To this end, the research team set out to silence WT1 gene expression in malignant glioma cells and observe the effects of this silencing on other genes in these cells. The researchers did this by using short interfering RNA (siRNA) directed against WT1 in three glioblastoma cell lines: U251-MG, U1242-MG, and GBM-6.
Application of siRNA consistently suppressed WT1 gene expression levels, which in turn produced a significant reduction in cellular invasiveness. A microarray analysis identified other genes that were affected by WT1 silencing. These included 27 genes that were significantly downregulated and 11 that were significantly upregulated. The authors point out that nine of the 27 downregulated genes have putative or established roles in oncogenesis, and seven of the 11 upregulated genes have putative or established roles in tumor suppression. All but one gene demonstrating dysregulation during WT1 silencing have at least one potential binding site for WT1 in their promoter regions; the other gene (PDGF-D) has binding sites for Egr1, which recognizes and binds consensus binding sequences shared by WT1.
Prior to this study, there were no reports of CD97 overexpression in glioma cells.
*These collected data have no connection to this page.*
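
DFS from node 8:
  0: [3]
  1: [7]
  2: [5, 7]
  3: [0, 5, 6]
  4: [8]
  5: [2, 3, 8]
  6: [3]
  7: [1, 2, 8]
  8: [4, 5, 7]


Visit 8, push [7, 5, 4]
Visit 4, push []
Visit 5, push [3, 2]
Visit 2, push [7]
Visit 7, push [1]
Visit 1, push []
Visit 3, push [6, 0]
Visit 0, push []
Visit 6, push []

DFS order: [8, 4, 5, 2, 7, 1, 3, 0, 6]


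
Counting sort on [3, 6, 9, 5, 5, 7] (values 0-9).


Input: [3, 6, 9, 5, 5, 7]
Counts: [0, 0, 0, 1, 0, 2, 1, 1, 0, 1]

Sorted: [3, 5, 5, 6, 7, 9]


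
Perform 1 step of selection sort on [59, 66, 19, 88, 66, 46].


Initial: [59, 66, 19, 88, 66, 46]
Step 1: min=19 at 2
  Swap: [19, 66, 59, 88, 66, 46]

After 1 step: [19, 66, 59, 88, 66, 46]


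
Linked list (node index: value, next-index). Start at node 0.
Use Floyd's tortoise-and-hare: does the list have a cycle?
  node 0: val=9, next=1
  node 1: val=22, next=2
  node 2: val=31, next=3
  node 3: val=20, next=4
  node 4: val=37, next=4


Floyd's tortoise (slow, +1) and hare (fast, +2):
  init: slow=0, fast=0
  step 1: slow=1, fast=2
  step 2: slow=2, fast=4
  step 3: slow=3, fast=4
  step 4: slow=4, fast=4
  slow == fast at node 4: cycle detected

Cycle: yes


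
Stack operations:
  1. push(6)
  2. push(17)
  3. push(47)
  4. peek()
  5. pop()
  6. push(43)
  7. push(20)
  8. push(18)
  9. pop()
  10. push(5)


push(6) -> [6]
push(17) -> [6, 17]
push(47) -> [6, 17, 47]
peek()->47
pop()->47, [6, 17]
push(43) -> [6, 17, 43]
push(20) -> [6, 17, 43, 20]
push(18) -> [6, 17, 43, 20, 18]
pop()->18, [6, 17, 43, 20]
push(5) -> [6, 17, 43, 20, 5]

Final stack: [6, 17, 43, 20, 5]


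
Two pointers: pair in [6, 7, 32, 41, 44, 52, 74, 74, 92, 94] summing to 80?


lo=0(6)+hi=9(94)=100
lo=0(6)+hi=8(92)=98
lo=0(6)+hi=7(74)=80

Yes: 6+74=80


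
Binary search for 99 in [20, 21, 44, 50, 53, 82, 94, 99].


Step 1: lo=0, hi=7, mid=3, val=50
Step 2: lo=4, hi=7, mid=5, val=82
Step 3: lo=6, hi=7, mid=6, val=94
Step 4: lo=7, hi=7, mid=7, val=99

Found at index 7


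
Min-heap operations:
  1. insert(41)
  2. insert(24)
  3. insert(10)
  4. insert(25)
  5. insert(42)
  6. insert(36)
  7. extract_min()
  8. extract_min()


insert(41) -> [41]
insert(24) -> [24, 41]
insert(10) -> [10, 41, 24]
insert(25) -> [10, 25, 24, 41]
insert(42) -> [10, 25, 24, 41, 42]
insert(36) -> [10, 25, 24, 41, 42, 36]
extract_min()->10, [24, 25, 36, 41, 42]
extract_min()->24, [25, 41, 36, 42]

Final heap: [25, 41, 36, 42]


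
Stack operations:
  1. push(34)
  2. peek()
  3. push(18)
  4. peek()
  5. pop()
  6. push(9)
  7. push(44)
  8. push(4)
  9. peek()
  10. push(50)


push(34) -> [34]
peek()->34
push(18) -> [34, 18]
peek()->18
pop()->18, [34]
push(9) -> [34, 9]
push(44) -> [34, 9, 44]
push(4) -> [34, 9, 44, 4]
peek()->4
push(50) -> [34, 9, 44, 4, 50]

Final stack: [34, 9, 44, 4, 50]


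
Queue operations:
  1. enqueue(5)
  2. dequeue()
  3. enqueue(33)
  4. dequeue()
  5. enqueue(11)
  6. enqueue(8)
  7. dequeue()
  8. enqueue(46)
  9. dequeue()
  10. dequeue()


enqueue(5) -> [5]
dequeue()->5, []
enqueue(33) -> [33]
dequeue()->33, []
enqueue(11) -> [11]
enqueue(8) -> [11, 8]
dequeue()->11, [8]
enqueue(46) -> [8, 46]
dequeue()->8, [46]
dequeue()->46, []

Final queue: []


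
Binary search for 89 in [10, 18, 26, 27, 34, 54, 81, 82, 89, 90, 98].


Step 1: lo=0, hi=10, mid=5, val=54
Step 2: lo=6, hi=10, mid=8, val=89

Found at index 8


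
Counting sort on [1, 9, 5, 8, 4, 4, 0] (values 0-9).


Input: [1, 9, 5, 8, 4, 4, 0]
Counts: [1, 1, 0, 0, 2, 1, 0, 0, 1, 1]

Sorted: [0, 1, 4, 4, 5, 8, 9]


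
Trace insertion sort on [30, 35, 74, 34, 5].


Initial: [30, 35, 74, 34, 5]
Insert 35: [30, 35, 74, 34, 5]
Insert 74: [30, 35, 74, 34, 5]
Insert 34: [30, 34, 35, 74, 5]
Insert 5: [5, 30, 34, 35, 74]

Sorted: [5, 30, 34, 35, 74]


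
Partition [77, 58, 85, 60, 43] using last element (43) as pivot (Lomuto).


Pivot: 43
Place pivot at 0: [43, 58, 85, 60, 77]

Partitioned: [43, 58, 85, 60, 77]


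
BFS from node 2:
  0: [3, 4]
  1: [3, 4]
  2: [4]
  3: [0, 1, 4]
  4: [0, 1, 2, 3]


Visit 2, enqueue [4]
Visit 4, enqueue [0, 1, 3]
Visit 0, enqueue []
Visit 1, enqueue []
Visit 3, enqueue []

BFS order: [2, 4, 0, 1, 3]


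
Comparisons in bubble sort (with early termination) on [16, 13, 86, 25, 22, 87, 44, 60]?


Algorithm: bubble sort (with early termination)
Input: [16, 13, 86, 25, 22, 87, 44, 60]
Sorted: [13, 16, 22, 25, 44, 60, 86, 87]

18


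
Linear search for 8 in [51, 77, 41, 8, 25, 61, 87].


i=0: 51!=8
i=1: 77!=8
i=2: 41!=8
i=3: 8==8 found!

Found at 3, 4 comps


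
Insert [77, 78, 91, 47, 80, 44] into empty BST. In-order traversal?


Insert 77: root
Insert 78: R from 77
Insert 91: R from 77 -> R from 78
Insert 47: L from 77
Insert 80: R from 77 -> R from 78 -> L from 91
Insert 44: L from 77 -> L from 47

In-order: [44, 47, 77, 78, 80, 91]


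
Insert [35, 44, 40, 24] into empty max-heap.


Insert 35: [35]
Insert 44: [44, 35]
Insert 40: [44, 35, 40]
Insert 24: [44, 35, 40, 24]

Final heap: [44, 35, 40, 24]


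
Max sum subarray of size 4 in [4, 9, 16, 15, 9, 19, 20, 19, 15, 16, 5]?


[0:4]: 44
[1:5]: 49
[2:6]: 59
[3:7]: 63
[4:8]: 67
[5:9]: 73
[6:10]: 70
[7:11]: 55

Max: 73 at [5:9]


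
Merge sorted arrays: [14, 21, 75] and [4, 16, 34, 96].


Take 4 from B
Take 14 from A
Take 16 from B
Take 21 from A
Take 34 from B
Take 75 from A

Merged: [4, 14, 16, 21, 34, 75, 96]


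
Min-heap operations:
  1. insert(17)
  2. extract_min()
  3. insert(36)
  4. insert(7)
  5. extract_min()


insert(17) -> [17]
extract_min()->17, []
insert(36) -> [36]
insert(7) -> [7, 36]
extract_min()->7, [36]

Final heap: [36]


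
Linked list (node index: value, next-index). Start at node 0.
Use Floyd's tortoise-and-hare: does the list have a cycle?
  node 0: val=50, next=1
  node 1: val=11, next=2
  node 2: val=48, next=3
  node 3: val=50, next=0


Floyd's tortoise (slow, +1) and hare (fast, +2):
  init: slow=0, fast=0
  step 1: slow=1, fast=2
  step 2: slow=2, fast=0
  step 3: slow=3, fast=2
  step 4: slow=0, fast=0
  slow == fast at node 0: cycle detected

Cycle: yes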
It was therefore surprising to the research team that the CD97 gene consistently displayed a direct correlation with WT1 in all three glioblastoma cell lines. Given CD97's putative role in aiding cell invasiveness and neoangiogenesis in other non-brain tumors, the decision was made to examine this cell-surface receptor specifically.
CD97 belongs to the adhesion G-protein–coupled receptor family. Western blot analysis demonstrated overexpression of CD97 protein in the three cell lines. Quantitative reverse transcriptase¬–polymerase chain reaction showed a six- to 21-fold increase in CD97 expression in the tumor cells over that found in normal human astrocytes, which displayed minimal CD97 expression. After siRNA transfection methods were applied to silence the CD97 gene, CD97 mRNA levels lowered significantly: approximately 50% in U251-MG cells, nearly 80% in GBM-6 cells, and 20% in U1242-MG cells. To examine whether these results would impact the glioblastoma cells' invasive capabilities, the researchers plated cells on Matrigel-coated filters of Transwell plates to see whether the cells would invade the Matrigel. In each cell type the cellular invasiveness potential decreased: to 54% of control (tumor cells) in U251-MG cells, approximately 50% of control in GBM-6 cells, and 26% of control in U1242-MG cells.
Perhaps the greatest challenge faced in treating malignant gliomas is their strong invasive capacity. The authors believe their data indicate that upregulation of CD97 mediated by WT1 possibly promotes this invasiveness. The findings of this study show a definite relationship between CD97 overexpression and the invasive quality of malignant glioma cells, which is correlated to the relationship between WT1 expression and the invasive characteristic of glioma cells—relationships that in the future may be exploited in a therapeutic setting.